Seventh, Article 99 stipulates that “public servants serving in all government departments of the Hong Kong Special Administrative Region must be permanent residents of the Region”. To expand the talent pool available to the government, which will take up more diverse functions, this article is likely to be modified to allow more talent from inside and outside Hong Kong to join the government to enhance its capability to promote economic development, broaden the city’s industrial base, forge closer ties with the mainland and the countries within the Belt and Road Initiative and the Regional Comprehensive Economic Partnership.
Eighth, the Standing Committee of the National People’s Congress has interpreted the Basic Law five times since 1997. All these interpretations are likely to be incorporated into the post-2047 Basic Law via various articles. It is noteworthy that some of the Standing Committee’s interpretations of those articles of the Basic Law about the right of abode made in 1999 have not been followed by the decision of the Court of Final Appeal in the Director of Immigration vs Chong Feng Yuen case in 2001; the enshrinement of all the Standing Committee’s interpretations of the Basic Law in the post-2047 Basic Law means that Hong Kong’s courts have perforce to strictly follow the Standing Committee’s position on the right of abode no later than 2047. Furthermore, the decisions of the Standing Committee on Hong Kong’s electoral arrangements as well as the key contents of the Hong Kong National Security Law will likely be incorporated into the relevant articles in the post-2047 Basic Law.

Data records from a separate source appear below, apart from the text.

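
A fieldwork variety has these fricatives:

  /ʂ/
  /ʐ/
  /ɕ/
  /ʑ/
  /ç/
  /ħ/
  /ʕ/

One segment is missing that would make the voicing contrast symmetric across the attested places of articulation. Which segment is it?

retroflex: voiceless /ʂ/, voiced /ʐ/.
alveolo-palatal: voiceless /ɕ/, voiced /ʑ/.
palatal: voiceless /ç/, voiced —.
pharyngeal: voiceless /ħ/, voiced /ʕ/.
The palatal row has no voiced member, so the gap is the voiced palatal fricative /ʝ/.

/ʝ/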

Finally, Article 74, which regulates “private members’ bills”, is expected to be rephrased to also apply to the amendments to government bills put forward by the legislators. Previously, legislators, primarily those from the political opposition, deliberately introduced a lot of amendments to government bills that blatantly infringed upon the legislative intention of Article 74 to bolster “executive-led governance” with the purpose to filibuster and thereby obstruct the work of the legislature and the government. So far, both the legislature and the judiciary have refrained from taking a definite position on whether Article 74 applies also to amendments to government bills by the legislators. Even though it is inconceivable that filibustering will again be a weapon used by legislators against the government in the future, there is still a need to remove any ambiguity about the authority of Article 74.

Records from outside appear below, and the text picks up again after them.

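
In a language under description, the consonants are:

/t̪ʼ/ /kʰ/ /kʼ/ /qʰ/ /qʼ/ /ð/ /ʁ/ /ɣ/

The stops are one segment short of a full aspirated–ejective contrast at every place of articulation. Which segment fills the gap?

/t̪ʰ/

Aspirated: /kʰ/ (velar), /qʰ/ (uvular).
Ejective: /t̪ʼ/ (dental), /kʼ/ (velar), /qʼ/ (uvular).
The dental row has no aspirated member, so the gap is the aspirated dental stop /t̪ʰ/.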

Even though 2047 is still 25 years away, discussions about the content of the post-2047 Basic Law however are bound to come up well before that date and claim a prominent place in the public agenda of the HKSAR.
The author is a professor emeritus of sociology, the Chinese University of Hong Kong, and vice-president of the Chinese Association of Hong Kong and Macao Studies.
The views do not necessarily reflect those of China Daily.